A Content Analysis of Magazine Advertisements from the United States and the Arab World

Al-Olayan, Fahad S.; Karande, Kiran
September 2000
Journal of Advertising;Fall2000, Vol. 29 Issue 3, p69
Academic Journal
In recent years, a wealth of literature has increased our understanding of cross-cultural differences in advertising content. Abernethy and Franke (1996) point out a gap in literature stating that 'no study has examined the advertising information in any African nation, any part of the Middle East other than Saudi Arabia, or any of the economies in transition associated with the former USSR.' The current study, therefore, investigates differences in content of magazine advertisements from the United States and the Arab world comprising twelve Middle Eastern countries and ten African countries.
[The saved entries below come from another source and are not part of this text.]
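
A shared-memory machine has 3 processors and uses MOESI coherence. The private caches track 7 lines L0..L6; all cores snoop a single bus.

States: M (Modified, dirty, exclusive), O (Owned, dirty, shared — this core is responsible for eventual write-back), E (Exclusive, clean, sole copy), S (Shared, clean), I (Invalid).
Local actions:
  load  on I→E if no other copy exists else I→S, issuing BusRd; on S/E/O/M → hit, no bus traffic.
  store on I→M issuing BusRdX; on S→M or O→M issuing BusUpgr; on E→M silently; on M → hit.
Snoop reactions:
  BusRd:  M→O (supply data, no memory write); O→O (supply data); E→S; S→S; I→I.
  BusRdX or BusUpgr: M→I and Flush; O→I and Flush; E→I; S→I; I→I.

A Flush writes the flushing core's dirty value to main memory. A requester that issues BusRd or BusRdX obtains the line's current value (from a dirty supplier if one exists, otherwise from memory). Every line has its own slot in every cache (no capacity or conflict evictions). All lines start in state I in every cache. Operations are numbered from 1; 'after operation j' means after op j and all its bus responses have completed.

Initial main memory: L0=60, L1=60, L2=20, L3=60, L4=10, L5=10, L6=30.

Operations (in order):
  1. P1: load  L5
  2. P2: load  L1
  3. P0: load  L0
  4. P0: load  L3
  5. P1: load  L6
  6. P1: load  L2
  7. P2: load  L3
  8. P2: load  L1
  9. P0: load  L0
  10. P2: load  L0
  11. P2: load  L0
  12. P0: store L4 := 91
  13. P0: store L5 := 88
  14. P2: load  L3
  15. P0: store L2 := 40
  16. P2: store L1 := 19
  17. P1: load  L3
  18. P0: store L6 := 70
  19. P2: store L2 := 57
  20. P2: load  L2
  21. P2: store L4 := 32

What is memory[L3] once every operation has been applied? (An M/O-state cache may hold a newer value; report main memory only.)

memory[L3] = 60

[1] P1: load  L5 | P0:I, P1:E(10), P2:I | bus: BusRd
[2] P2: load  L1 | P0:I, P1:I, P2:E(60) | bus: BusRd
[3] P0: load  L0 | P0:E(60), P1:I, P2:I | bus: BusRd
[4] P0: load  L3 | P0:E(60), P1:I, P2:I | bus: BusRd
[5] P1: load  L6 | P0:I, P1:E(30), P2:I | bus: BusRd
[6] P1: load  L2 | P0:I, P1:E(20), P2:I | bus: BusRd
[7] P2: load  L3 | P0:S(60), P1:I, P2:S(60) | bus: BusRd
[8] P2: load  L1 | P0:I, P1:I, P2:E(60) | bus: none
[9] P0: load  L0 | P0:E(60), P1:I, P2:I | bus: none
[10] P2: load  L0 | P0:S(60), P1:I, P2:S(60) | bus: BusRd
[11] P2: load  L0 | P0:S(60), P1:I, P2:S(60) | bus: none
[12] P0: store L4 := 91 | P0:M(91), P1:I, P2:I | bus: BusRdX
[13] P0: store L5 := 88 | P0:M(88), P1:I, P2:I | bus: BusRdX
[14] P2: load  L3 | P0:S(60), P1:I, P2:S(60) | bus: none
[15] P0: store L2 := 40 | P0:M(40), P1:I, P2:I | bus: BusRdX
[16] P2: store L1 := 19 | P0:I, P1:I, P2:M(19) | bus: none
[17] P1: load  L3 | P0:S(60), P1:S(60), P2:S(60) | bus: BusRd
[18] P0: store L6 := 70 | P0:M(70), P1:I, P2:I | bus: BusRdX
[19] P2: store L2 := 57 | P0:I, P1:I, P2:M(57) | bus: BusRdX,Flush
[20] P2: load  L2 | P0:I, P1:I, P2:M(57) | bus: none
[21] P2: store L4 := 32 | P0:I, P1:I, P2:M(32) | bus: BusRdX,Flush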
Differences in the depiction of men and women, the extent of comparative advertising, the extent of information content, and the extent of price information are hypothesized, based on the role of religion in forming values (Luqmani, Yavas and Quraeshi 1987), the level of individualism (Hofstede 1980), and whether the culture is high-context or low-context (Hall 1976), as well as economic differences. One thousand sixty-four ads from Egyptian, Lebanese and United Arab Emirates, as well as pan-Arabic general interest, family, and women's magazines, together with 540 ads from three U.S. general interest, family and women's magazines, were content analyzed. It was found that people are depicted less frequently in Arabic magazine ads. However, in ads in which people are shown, there are no differences in the extent to which women are depicted. In ads in which women are shown, they are depicted wearing long dresses, and tend to be pictured in ads when their presence relates to the advertised product. Also, in ads showing people, there are no differences in the extent to which male models are depicted. U.S. ads have more information content, provide more price information, and use more comparative advertising than Arabic ads. Implications for international marketers wanting to advertise in Arab magazines are offered. Limitations and extensions are also discussed.